Berkeley, Friday, October 5, 2018 12:30 PM
I have not paid fully attention to all the risk of heating my head, although, of course I have acknowledged how important and sensitive is it, as the brain is there, until learnt about further details about concussion.
On September 24, I was diagnosed a mild concussion, 2 out of a scale of 6. At that time, I read seriously the signs, return to learn advices, and the post concussion syndrome, in this handout given by the Tang Center at UC Berkeley.
There is one different thing between acknowledging that something is a risk, and really knowing what is the risk about. Risk perception has strong ties to have experienced it and being educated about it. Same happen with natural hazards, all of us know that wildfire, flood and earthquakes are a big deal. However, how to interpret them depends on our level of risk perception.
The head, is such a sensitive part of our body. In an academic job, my role is to stay fully focused, and break down words that I read, listen, or to frame things that I observe. In any other job exploiting the brain capacity is what push us to add strategy to our physical capabilities. For example, in sports, let say tennis, there are plenty of players physically gifted to perform well in the game. However, for becoming a champion not only the ideal physical condition will help, for winning matches strategy plays an important part of the role, I would say a 70%. The differences between those talented players are so small, that strategy, and adjusting the game, live, during the match, would make a huge difference.
I do not know too much about boxing. I looks like the popularity of boxing has decreased after popular icons such as Mohamed Ali, Oscar de La Hoya, Mike Tyson. Again, there are many others, who just I do not know.
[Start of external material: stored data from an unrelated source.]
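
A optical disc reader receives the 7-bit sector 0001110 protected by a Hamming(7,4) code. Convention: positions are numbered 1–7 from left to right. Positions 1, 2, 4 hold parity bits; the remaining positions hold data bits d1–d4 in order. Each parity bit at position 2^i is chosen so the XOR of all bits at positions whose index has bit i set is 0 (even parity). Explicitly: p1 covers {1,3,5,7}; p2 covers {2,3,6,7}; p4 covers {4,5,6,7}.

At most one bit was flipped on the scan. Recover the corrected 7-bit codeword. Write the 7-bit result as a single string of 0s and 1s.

0001111

s1 (pos 1,3,5,7): 0⊕0⊕1⊕0 = 1
s2 (pos 2,3,6,7): 0⊕0⊕1⊕0 = 1
s4 (pos 4,5,6,7): 1⊕1⊕1⊕0 = 1
Syndrome s4…s1 = 111 → error at position 7.
Flip position 7: 0001110 → 0001111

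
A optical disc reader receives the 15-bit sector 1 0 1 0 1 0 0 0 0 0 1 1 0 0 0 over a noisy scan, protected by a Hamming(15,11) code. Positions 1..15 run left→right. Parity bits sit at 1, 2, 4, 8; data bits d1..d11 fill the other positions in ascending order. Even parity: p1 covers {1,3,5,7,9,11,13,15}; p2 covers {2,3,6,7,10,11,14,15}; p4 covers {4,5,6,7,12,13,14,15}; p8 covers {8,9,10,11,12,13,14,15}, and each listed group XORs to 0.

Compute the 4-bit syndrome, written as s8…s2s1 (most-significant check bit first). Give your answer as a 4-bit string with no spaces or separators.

s1 (pos 1,3,5,7,9,11,13,15): 1⊕1⊕1⊕0⊕0⊕1⊕0⊕0 = 0
s2 (pos 2,3,6,7,10,11,14,15): 0⊕1⊕0⊕0⊕0⊕1⊕0⊕0 = 0
s4 (pos 4,5,6,7,12,13,14,15): 0⊕1⊕0⊕0⊕1⊕0⊕0⊕0 = 0
s8 (pos 8,9,10,11,12,13,14,15): 0⊕0⊕0⊕1⊕1⊕0⊕0⊕0 = 0
Syndrome s8…s1 = 0000 → no error.

0000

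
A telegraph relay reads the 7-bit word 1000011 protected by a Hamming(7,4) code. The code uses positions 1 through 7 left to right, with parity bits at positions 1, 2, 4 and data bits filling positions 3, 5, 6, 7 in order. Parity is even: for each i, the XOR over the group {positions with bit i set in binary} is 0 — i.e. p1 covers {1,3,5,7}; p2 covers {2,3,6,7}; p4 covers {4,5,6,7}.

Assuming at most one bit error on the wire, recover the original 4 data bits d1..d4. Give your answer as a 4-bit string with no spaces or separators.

0011

s1 (pos 1,3,5,7): 1⊕0⊕0⊕1 = 0
s2 (pos 2,3,6,7): 0⊕0⊕1⊕1 = 0
s4 (pos 4,5,6,7): 0⊕0⊕1⊕1 = 0
Syndrome s4…s1 = 000 → no error.
Read data bits from positions 3,5,6,7: 0011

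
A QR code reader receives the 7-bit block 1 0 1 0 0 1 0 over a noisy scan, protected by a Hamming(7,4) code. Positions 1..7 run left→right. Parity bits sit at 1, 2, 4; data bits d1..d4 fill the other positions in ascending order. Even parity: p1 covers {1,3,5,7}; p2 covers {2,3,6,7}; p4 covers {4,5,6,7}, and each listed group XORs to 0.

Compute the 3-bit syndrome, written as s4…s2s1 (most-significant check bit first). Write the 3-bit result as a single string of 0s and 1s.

s1 (pos 1,3,5,7): 1⊕1⊕0⊕0 = 0
s2 (pos 2,3,6,7): 0⊕1⊕1⊕0 = 0
s4 (pos 4,5,6,7): 0⊕0⊕1⊕0 = 1
Syndrome s4…s1 = 100 → error at position 4.

100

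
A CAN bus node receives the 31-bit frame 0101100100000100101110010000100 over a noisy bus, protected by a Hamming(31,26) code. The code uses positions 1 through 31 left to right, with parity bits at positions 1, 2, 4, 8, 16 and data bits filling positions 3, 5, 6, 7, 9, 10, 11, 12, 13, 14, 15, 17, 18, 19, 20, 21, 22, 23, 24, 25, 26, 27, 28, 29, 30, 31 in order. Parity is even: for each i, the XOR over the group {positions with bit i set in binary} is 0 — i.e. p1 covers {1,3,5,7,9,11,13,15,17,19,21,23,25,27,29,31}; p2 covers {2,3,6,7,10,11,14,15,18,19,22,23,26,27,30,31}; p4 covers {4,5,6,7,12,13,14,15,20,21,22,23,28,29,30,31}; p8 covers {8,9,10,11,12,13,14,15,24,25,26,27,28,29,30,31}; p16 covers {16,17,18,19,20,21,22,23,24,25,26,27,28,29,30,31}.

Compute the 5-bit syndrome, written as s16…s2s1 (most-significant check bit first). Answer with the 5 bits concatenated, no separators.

00011

s1 (pos 1,3,5,7,9,11,13,15,17,19,21,23,25,27,29,31): 0⊕0⊕1⊕0⊕0⊕0⊕0⊕0⊕1⊕1⊕1⊕0⊕0⊕0⊕1⊕0 = 1
s2 (pos 2,3,6,7,10,11,14,15,18,19,22,23,26,27,30,31): 1⊕0⊕0⊕0⊕0⊕0⊕1⊕0⊕0⊕1⊕0⊕0⊕0⊕0⊕0⊕0 = 1
s4 (pos 4,5,6,7,12,13,14,15,20,21,22,23,28,29,30,31): 1⊕1⊕0⊕0⊕0⊕0⊕1⊕0⊕1⊕1⊕0⊕0⊕0⊕1⊕0⊕0 = 0
s8 (pos 8,9,10,11,12,13,14,15,24,25,26,27,28,29,30,31): 1⊕0⊕0⊕0⊕0⊕0⊕1⊕0⊕1⊕0⊕0⊕0⊕0⊕1⊕0⊕0 = 0
s16 (pos 16,17,18,19,20,21,22,23,24,25,26,27,28,29,30,31): 0⊕1⊕0⊕1⊕1⊕1⊕0⊕0⊕1⊕0⊕0⊕0⊕0⊕1⊕0⊕0 = 0
Syndrome s16…s1 = 00011 → error at position 3.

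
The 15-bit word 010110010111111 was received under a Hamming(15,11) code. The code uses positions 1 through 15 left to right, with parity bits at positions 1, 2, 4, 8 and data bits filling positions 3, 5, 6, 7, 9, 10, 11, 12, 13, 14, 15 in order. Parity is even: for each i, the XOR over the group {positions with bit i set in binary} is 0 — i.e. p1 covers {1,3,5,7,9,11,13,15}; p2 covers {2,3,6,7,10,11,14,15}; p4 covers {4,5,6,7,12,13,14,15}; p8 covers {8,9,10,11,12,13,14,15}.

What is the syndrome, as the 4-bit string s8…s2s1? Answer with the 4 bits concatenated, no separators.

s1 (pos 1,3,5,7,9,11,13,15): 0⊕0⊕1⊕0⊕0⊕1⊕1⊕1 = 0
s2 (pos 2,3,6,7,10,11,14,15): 1⊕0⊕0⊕0⊕1⊕1⊕1⊕1 = 1
s4 (pos 4,5,6,7,12,13,14,15): 1⊕1⊕0⊕0⊕1⊕1⊕1⊕1 = 0
s8 (pos 8,9,10,11,12,13,14,15): 1⊕0⊕1⊕1⊕1⊕1⊕1⊕1 = 1
Syndrome s8…s1 = 1010 → error at position 10.

1010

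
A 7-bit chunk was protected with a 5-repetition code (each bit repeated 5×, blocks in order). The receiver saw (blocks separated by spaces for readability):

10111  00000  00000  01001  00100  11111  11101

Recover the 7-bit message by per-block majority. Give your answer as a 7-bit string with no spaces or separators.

Block 1 (10111): 4 ones → 1
Block 2 (00000): 0 ones → 0
Block 3 (00000): 0 ones → 0
Block 4 (01001): 2 ones → 0
Block 5 (00100): 1 one → 0
Block 6 (11111): 5 ones → 1
Block 7 (11101): 4 ones → 1

1000011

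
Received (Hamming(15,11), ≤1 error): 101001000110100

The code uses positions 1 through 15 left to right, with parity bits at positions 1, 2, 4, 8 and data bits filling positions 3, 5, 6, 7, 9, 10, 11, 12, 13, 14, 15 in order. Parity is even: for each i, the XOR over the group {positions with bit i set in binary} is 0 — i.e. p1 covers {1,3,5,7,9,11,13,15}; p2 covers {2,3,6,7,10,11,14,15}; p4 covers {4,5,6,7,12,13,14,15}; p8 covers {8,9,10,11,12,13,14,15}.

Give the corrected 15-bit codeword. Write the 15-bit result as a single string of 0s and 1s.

101001010110100

s1 (pos 1,3,5,7,9,11,13,15): 1⊕1⊕0⊕0⊕0⊕1⊕1⊕0 = 0
s2 (pos 2,3,6,7,10,11,14,15): 0⊕1⊕1⊕0⊕1⊕1⊕0⊕0 = 0
s4 (pos 4,5,6,7,12,13,14,15): 0⊕0⊕1⊕0⊕0⊕1⊕0⊕0 = 0
s8 (pos 8,9,10,11,12,13,14,15): 0⊕0⊕1⊕1⊕0⊕1⊕0⊕0 = 1
Syndrome s8…s1 = 1000 → error at position 8.
Flip position 8: 101001000110100 → 101001010110100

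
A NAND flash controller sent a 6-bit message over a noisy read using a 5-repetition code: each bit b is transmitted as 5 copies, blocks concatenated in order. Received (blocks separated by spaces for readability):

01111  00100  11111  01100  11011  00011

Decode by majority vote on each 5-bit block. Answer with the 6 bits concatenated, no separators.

Block 1 (01111): 4 ones → 1
Block 2 (00100): 1 one → 0
Block 3 (11111): 5 ones → 1
Block 4 (01100): 2 ones → 0
Block 5 (11011): 4 ones → 1
Block 6 (00011): 2 ones → 0

101010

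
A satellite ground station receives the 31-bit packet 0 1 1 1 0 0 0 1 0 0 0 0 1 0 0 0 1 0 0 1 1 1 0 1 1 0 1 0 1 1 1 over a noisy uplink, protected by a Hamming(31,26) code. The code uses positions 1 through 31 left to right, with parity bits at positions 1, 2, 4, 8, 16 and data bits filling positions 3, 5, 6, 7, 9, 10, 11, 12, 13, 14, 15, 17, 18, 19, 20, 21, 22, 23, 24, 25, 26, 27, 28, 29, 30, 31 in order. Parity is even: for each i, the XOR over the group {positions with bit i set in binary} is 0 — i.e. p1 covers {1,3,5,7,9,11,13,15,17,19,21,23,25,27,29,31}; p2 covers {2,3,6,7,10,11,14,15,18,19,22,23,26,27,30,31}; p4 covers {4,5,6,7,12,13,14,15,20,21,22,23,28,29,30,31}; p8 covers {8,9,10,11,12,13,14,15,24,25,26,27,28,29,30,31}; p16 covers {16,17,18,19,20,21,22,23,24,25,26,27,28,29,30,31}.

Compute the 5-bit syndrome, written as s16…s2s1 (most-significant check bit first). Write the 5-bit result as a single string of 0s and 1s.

s1 (pos 1,3,5,7,9,11,13,15,17,19,21,23,25,27,29,31): 0⊕1⊕0⊕0⊕0⊕0⊕1⊕0⊕1⊕0⊕1⊕0⊕1⊕1⊕1⊕1 = 0
s2 (pos 2,3,6,7,10,11,14,15,18,19,22,23,26,27,30,31): 1⊕1⊕0⊕0⊕0⊕0⊕0⊕0⊕0⊕0⊕1⊕0⊕0⊕1⊕1⊕1 = 0
s4 (pos 4,5,6,7,12,13,14,15,20,21,22,23,28,29,30,31): 1⊕0⊕0⊕0⊕0⊕1⊕0⊕0⊕1⊕1⊕1⊕0⊕0⊕1⊕1⊕1 = 0
s8 (pos 8,9,10,11,12,13,14,15,24,25,26,27,28,29,30,31): 1⊕0⊕0⊕0⊕0⊕1⊕0⊕0⊕1⊕1⊕0⊕1⊕0⊕1⊕1⊕1 = 0
s16 (pos 16,17,18,19,20,21,22,23,24,25,26,27,28,29,30,31): 0⊕1⊕0⊕0⊕1⊕1⊕1⊕0⊕1⊕1⊕0⊕1⊕0⊕1⊕1⊕1 = 0
Syndrome s16…s1 = 00000 → no error.

00000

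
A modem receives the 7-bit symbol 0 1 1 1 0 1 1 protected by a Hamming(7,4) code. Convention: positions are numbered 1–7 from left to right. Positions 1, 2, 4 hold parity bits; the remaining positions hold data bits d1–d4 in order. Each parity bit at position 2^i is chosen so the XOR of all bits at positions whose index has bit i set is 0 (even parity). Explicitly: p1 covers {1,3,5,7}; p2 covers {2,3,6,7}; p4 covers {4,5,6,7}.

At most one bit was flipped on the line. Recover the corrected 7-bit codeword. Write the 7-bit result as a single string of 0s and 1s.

0110011

s1 (pos 1,3,5,7): 0⊕1⊕0⊕1 = 0
s2 (pos 2,3,6,7): 1⊕1⊕1⊕1 = 0
s4 (pos 4,5,6,7): 1⊕0⊕1⊕1 = 1
Syndrome s4…s1 = 100 → error at position 4.
Flip position 4: 0111011 → 0110011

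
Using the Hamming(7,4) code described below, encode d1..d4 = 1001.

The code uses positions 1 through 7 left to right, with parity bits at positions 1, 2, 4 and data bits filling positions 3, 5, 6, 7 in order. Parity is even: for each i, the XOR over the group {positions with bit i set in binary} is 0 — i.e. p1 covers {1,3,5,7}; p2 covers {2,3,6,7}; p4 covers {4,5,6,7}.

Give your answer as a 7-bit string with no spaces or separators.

Place data at non-parity positions: p1 p2 1 p4 0 0 1
p1 (pos 1,3,5,7): XOR of data positions = 1⊕0⊕1 = 0
p2 (pos 2,3,6,7): XOR of data positions = 1⊕0⊕1 = 0
p4 (pos 4,5,6,7): XOR of data positions = 0⊕0⊕1 = 1
Codeword: 0011001

0011001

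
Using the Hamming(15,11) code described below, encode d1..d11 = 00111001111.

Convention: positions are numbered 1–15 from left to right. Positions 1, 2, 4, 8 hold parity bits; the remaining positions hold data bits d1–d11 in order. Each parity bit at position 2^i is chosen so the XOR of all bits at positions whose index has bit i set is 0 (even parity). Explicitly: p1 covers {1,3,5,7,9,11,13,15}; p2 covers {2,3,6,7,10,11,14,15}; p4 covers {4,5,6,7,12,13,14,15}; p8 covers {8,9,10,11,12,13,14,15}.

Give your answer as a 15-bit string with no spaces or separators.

000001111001111

Place data at non-parity positions: p1 p2 0 p4 0 1 1 p8 1 0 0 1 1 1 1
p1 (pos 1,3,5,7,9,11,13,15): XOR of data positions = 0⊕0⊕1⊕1⊕0⊕1⊕1 = 0
p2 (pos 2,3,6,7,10,11,14,15): XOR of data positions = 0⊕1⊕1⊕0⊕0⊕1⊕1 = 0
p4 (pos 4,5,6,7,12,13,14,15): XOR of data positions = 0⊕1⊕1⊕1⊕1⊕1⊕1 = 0
p8 (pos 8,9,10,11,12,13,14,15): XOR of data positions = 1⊕0⊕0⊕1⊕1⊕1⊕1 = 1
Codeword: 000001111001111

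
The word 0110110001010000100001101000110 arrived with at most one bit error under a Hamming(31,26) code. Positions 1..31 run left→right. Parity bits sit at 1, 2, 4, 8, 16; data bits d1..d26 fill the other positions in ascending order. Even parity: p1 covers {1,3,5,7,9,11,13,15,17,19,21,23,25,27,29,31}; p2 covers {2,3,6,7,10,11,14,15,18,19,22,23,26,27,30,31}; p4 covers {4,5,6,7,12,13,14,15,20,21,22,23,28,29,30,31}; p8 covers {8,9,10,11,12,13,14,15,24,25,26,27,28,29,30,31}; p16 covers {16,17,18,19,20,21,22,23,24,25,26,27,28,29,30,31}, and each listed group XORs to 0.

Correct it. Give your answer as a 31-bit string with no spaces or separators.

0110110001010100100001101000110

s1 (pos 1,3,5,7,9,11,13,15,17,19,21,23,25,27,29,31): 0⊕1⊕1⊕0⊕0⊕0⊕0⊕0⊕1⊕0⊕0⊕1⊕1⊕0⊕1⊕0 = 0
s2 (pos 2,3,6,7,10,11,14,15,18,19,22,23,26,27,30,31): 1⊕1⊕1⊕0⊕1⊕0⊕0⊕0⊕0⊕0⊕1⊕1⊕0⊕0⊕1⊕0 = 1
s4 (pos 4,5,6,7,12,13,14,15,20,21,22,23,28,29,30,31): 0⊕1⊕1⊕0⊕1⊕0⊕0⊕0⊕0⊕0⊕1⊕1⊕0⊕1⊕1⊕0 = 1
s8 (pos 8,9,10,11,12,13,14,15,24,25,26,27,28,29,30,31): 0⊕0⊕1⊕0⊕1⊕0⊕0⊕0⊕0⊕1⊕0⊕0⊕0⊕1⊕1⊕0 = 1
s16 (pos 16,17,18,19,20,21,22,23,24,25,26,27,28,29,30,31): 0⊕1⊕0⊕0⊕0⊕0⊕1⊕1⊕0⊕1⊕0⊕0⊕0⊕1⊕1⊕0 = 0
Syndrome s16…s1 = 01110 → error at position 14.
Flip position 14: 0110110001010000100001101000110 → 0110110001010100100001101000110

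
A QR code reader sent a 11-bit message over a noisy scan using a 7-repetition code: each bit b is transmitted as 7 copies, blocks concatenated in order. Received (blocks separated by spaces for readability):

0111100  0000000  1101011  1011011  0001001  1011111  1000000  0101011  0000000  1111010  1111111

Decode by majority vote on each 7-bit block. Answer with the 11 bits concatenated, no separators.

10110101011

Block 1 (0111100): 4 ones → 1
Block 2 (0000000): 0 ones → 0
Block 3 (1101011): 5 ones → 1
Block 4 (1011011): 5 ones → 1
Block 5 (0001001): 2 ones → 0
Block 6 (1011111): 6 ones → 1
Block 7 (1000000): 1 one → 0
Block 8 (0101011): 4 ones → 1
Block 9 (0000000): 0 ones → 0
Block 10 (1111010): 5 ones → 1
Block 11 (1111111): 7 ones → 1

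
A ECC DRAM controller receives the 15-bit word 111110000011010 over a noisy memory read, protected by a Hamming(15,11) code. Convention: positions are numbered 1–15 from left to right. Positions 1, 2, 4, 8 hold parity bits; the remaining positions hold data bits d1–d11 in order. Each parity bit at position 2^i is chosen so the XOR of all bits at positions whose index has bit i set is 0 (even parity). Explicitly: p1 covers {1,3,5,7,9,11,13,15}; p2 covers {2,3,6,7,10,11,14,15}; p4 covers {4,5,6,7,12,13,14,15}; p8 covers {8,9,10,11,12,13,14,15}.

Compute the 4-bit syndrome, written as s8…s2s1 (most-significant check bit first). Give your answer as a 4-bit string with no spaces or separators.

1000

s1 (pos 1,3,5,7,9,11,13,15): 1⊕1⊕1⊕0⊕0⊕1⊕0⊕0 = 0
s2 (pos 2,3,6,7,10,11,14,15): 1⊕1⊕0⊕0⊕0⊕1⊕1⊕0 = 0
s4 (pos 4,5,6,7,12,13,14,15): 1⊕1⊕0⊕0⊕1⊕0⊕1⊕0 = 0
s8 (pos 8,9,10,11,12,13,14,15): 0⊕0⊕0⊕1⊕1⊕0⊕1⊕0 = 1
Syndrome s8…s1 = 1000 → error at position 8.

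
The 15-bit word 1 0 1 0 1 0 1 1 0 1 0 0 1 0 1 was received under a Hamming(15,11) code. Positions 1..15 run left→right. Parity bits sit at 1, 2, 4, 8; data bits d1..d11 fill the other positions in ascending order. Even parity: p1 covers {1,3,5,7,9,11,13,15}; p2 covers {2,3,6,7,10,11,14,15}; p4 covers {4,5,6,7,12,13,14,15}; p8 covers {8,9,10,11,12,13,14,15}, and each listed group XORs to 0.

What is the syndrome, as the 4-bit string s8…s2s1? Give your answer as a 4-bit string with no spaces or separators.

0000

s1 (pos 1,3,5,7,9,11,13,15): 1⊕1⊕1⊕1⊕0⊕0⊕1⊕1 = 0
s2 (pos 2,3,6,7,10,11,14,15): 0⊕1⊕0⊕1⊕1⊕0⊕0⊕1 = 0
s4 (pos 4,5,6,7,12,13,14,15): 0⊕1⊕0⊕1⊕0⊕1⊕0⊕1 = 0
s8 (pos 8,9,10,11,12,13,14,15): 1⊕0⊕1⊕0⊕0⊕1⊕0⊕1 = 0
Syndrome s8…s1 = 0000 → no error.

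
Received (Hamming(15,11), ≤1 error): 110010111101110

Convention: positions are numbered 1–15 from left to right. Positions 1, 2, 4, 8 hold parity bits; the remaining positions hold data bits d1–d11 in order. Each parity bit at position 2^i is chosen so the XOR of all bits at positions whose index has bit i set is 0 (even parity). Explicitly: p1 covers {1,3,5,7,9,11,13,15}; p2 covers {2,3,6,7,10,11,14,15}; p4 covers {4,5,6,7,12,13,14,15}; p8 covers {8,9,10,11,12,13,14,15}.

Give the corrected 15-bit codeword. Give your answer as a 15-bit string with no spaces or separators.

s1 (pos 1,3,5,7,9,11,13,15): 1⊕0⊕1⊕1⊕1⊕0⊕1⊕0 = 1
s2 (pos 2,3,6,7,10,11,14,15): 1⊕0⊕0⊕1⊕1⊕0⊕1⊕0 = 0
s4 (pos 4,5,6,7,12,13,14,15): 0⊕1⊕0⊕1⊕1⊕1⊕1⊕0 = 1
s8 (pos 8,9,10,11,12,13,14,15): 1⊕1⊕1⊕0⊕1⊕1⊕1⊕0 = 0
Syndrome s8…s1 = 0101 → error at position 5.
Flip position 5: 110010111101110 → 110000111101110

110000111101110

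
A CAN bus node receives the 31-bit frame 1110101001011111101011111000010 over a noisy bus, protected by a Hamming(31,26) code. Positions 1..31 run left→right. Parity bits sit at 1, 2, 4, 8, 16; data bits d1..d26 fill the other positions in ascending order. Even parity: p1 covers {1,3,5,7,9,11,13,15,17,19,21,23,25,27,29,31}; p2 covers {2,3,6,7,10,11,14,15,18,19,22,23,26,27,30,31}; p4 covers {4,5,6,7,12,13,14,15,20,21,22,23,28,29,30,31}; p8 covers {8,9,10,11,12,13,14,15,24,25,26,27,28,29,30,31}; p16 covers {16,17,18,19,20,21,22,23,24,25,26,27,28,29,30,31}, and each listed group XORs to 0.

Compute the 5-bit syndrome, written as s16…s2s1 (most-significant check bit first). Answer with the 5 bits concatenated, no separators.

10001

s1 (pos 1,3,5,7,9,11,13,15,17,19,21,23,25,27,29,31): 1⊕1⊕1⊕1⊕0⊕0⊕1⊕1⊕1⊕1⊕1⊕1⊕1⊕0⊕0⊕0 = 1
s2 (pos 2,3,6,7,10,11,14,15,18,19,22,23,26,27,30,31): 1⊕1⊕0⊕1⊕1⊕0⊕1⊕1⊕0⊕1⊕1⊕1⊕0⊕0⊕1⊕0 = 0
s4 (pos 4,5,6,7,12,13,14,15,20,21,22,23,28,29,30,31): 0⊕1⊕0⊕1⊕1⊕1⊕1⊕1⊕0⊕1⊕1⊕1⊕0⊕0⊕1⊕0 = 0
s8 (pos 8,9,10,11,12,13,14,15,24,25,26,27,28,29,30,31): 0⊕0⊕1⊕0⊕1⊕1⊕1⊕1⊕1⊕1⊕0⊕0⊕0⊕0⊕1⊕0 = 0
s16 (pos 16,17,18,19,20,21,22,23,24,25,26,27,28,29,30,31): 1⊕1⊕0⊕1⊕0⊕1⊕1⊕1⊕1⊕1⊕0⊕0⊕0⊕0⊕1⊕0 = 1
Syndrome s16…s1 = 10001 → error at position 17.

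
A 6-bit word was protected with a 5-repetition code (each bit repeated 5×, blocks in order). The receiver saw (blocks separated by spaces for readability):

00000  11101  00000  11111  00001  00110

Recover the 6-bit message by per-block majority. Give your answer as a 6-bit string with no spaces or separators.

010100

Block 1 (00000): 0 ones → 0
Block 2 (11101): 4 ones → 1
Block 3 (00000): 0 ones → 0
Block 4 (11111): 5 ones → 1
Block 5 (00001): 1 one → 0
Block 6 (00110): 2 ones → 0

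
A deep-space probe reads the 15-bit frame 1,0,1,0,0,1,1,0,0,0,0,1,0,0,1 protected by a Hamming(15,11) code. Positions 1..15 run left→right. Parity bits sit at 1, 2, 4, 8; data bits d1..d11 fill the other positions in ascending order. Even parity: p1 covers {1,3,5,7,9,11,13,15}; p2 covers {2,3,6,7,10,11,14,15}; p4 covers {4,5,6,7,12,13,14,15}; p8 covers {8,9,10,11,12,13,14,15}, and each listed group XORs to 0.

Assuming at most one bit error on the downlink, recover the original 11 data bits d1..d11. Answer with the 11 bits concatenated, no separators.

s1 (pos 1,3,5,7,9,11,13,15): 1⊕1⊕0⊕1⊕0⊕0⊕0⊕1 = 0
s2 (pos 2,3,6,7,10,11,14,15): 0⊕1⊕1⊕1⊕0⊕0⊕0⊕1 = 0
s4 (pos 4,5,6,7,12,13,14,15): 0⊕0⊕1⊕1⊕1⊕0⊕0⊕1 = 0
s8 (pos 8,9,10,11,12,13,14,15): 0⊕0⊕0⊕0⊕1⊕0⊕0⊕1 = 0
Syndrome s8…s1 = 0000 → no error.
Read data bits from positions 3,5,6,7,9,10,11,12,13,14,15: 10110001001

10110001001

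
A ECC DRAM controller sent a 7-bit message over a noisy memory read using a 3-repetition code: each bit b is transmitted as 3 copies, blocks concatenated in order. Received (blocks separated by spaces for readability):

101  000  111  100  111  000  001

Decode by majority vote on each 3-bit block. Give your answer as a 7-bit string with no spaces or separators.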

I brought up boxing for asking a question: if hitting your head once in a while slow down your brain capacity, boxing have an impact in the daily life performance of its practitioners or players?
I hit my head this morning at 7:10 AM to a bunk bed. While of course, first thing is to pay attention, there are daily movements and habits that I do. I was not fully awake, and did not adjust quickly to a different surrounding environment.
That hit slowed down a little my morning. I took a nap.
I now see how important is to wear helmet in construction, either by working or visiting, and in another extreme sports. Of course, nothing of it is related with my morning hit, which is not bad. I just have learnt the importance to keep the head physically protected and safe, and I have become more aware of risks of hitting my head.
While it would not stop me to do any risky work or extreme exploration, these recent experiences have added knowledge and experience to take more informative decisions, and being more attentive of the surroundings in every situation.